BEIJING -- A move by Volkswagen AG to finance auto loans in China will boost sales of upmarket models from Europe's largest car maker in the world's fastest-growing car market, a senior executive said on Thursday, Oct. 21.
But the going will be tough, in part because of the lack of consumer credit data and high default rates, Burkhard Breiing, chairman of the VW Financial Services board of management, told reporters.
"It will be a slow start relative to other markets," he said at the China venture's launch in Beijing. "We develop everything ourselves, including the credit risk control mechanisms.
"It is our wish that in China the infrastructure will be in place in the future. The government has understood it, but it takes long," he said.
China has no central credit rating agency, no laws to repossess cars from errant borrowers and a rising pool of non-performing car loans.
Chinese newspapers regularly report on people defrauding car dealers with fake identification papers and running away with the goods after the first payment.
Still, VW Financial expects the number of cars financed in China to grow to about 40 to 50 percent of cars sold per year by 2010, compared to 10 percent now, Breiing said.

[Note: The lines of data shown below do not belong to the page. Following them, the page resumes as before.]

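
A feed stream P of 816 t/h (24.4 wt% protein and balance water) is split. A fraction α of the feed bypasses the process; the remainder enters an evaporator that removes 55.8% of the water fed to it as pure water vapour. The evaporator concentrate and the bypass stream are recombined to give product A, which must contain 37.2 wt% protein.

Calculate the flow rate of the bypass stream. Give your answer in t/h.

150.4 t/h

All 816×0.244 = 199.1 t/h of protein reaches A, so A = 199.1/0.372 = 535.23 t/h and vapour = 280.77 t/h.
The evaporator receives (1−α)·816 of feed at 0.756 water and removes 0.558 of that water:
0.558×0.756×(1−α)×816 = 280.77
(1−α) = 280.77/344.23 = 0.8157;  α = 0.1843.
Bypass flow = 0.1843×816 = 150.42 t/h.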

That figure compares to between 60 percent and 80 percent in mature European countries.
Car makers who sped into China with dreams of selling a vehicle to every family may need the boost from car loans.
Firms ranging from world leader General Motors to China's biggest car maker Shanghai Automotive Industry Corp. warn investors about weak growth in the country.
Breiing, who declined to discuss Volkswagen's sales in China, said the financing venture that has start-up capital of 500 million yuan ($60 million) was expected to break even in five years.
"Customers who have the flexibility which we provide usually go for a higher priced car. That is a huge help for the manufacturers," he said.
Volkswagen, the market leader in China, started offering car financing in the country in September, following in the footsteps of GM.
Ford Motor Co. and Toyota Motor Corp. have initial approval to start car loans.
Klaus-Uwe Schaffrath, general manager of VW Financial's China business, said the Chinese default rate was between 3 and 5 percent, according to independent studies, which he called "very high".
"I think it's higher in China than it should be," he said.
For now, the firm offers financing through just nine Volkswagen dealers in Beijing, but executives expect to expand to cover all the major domestic markets within five years.
Analysts expect China's car market to rise between 10 and 20 percent this year from last year's 2 million sales, as government credit curbs curtail consumer spending.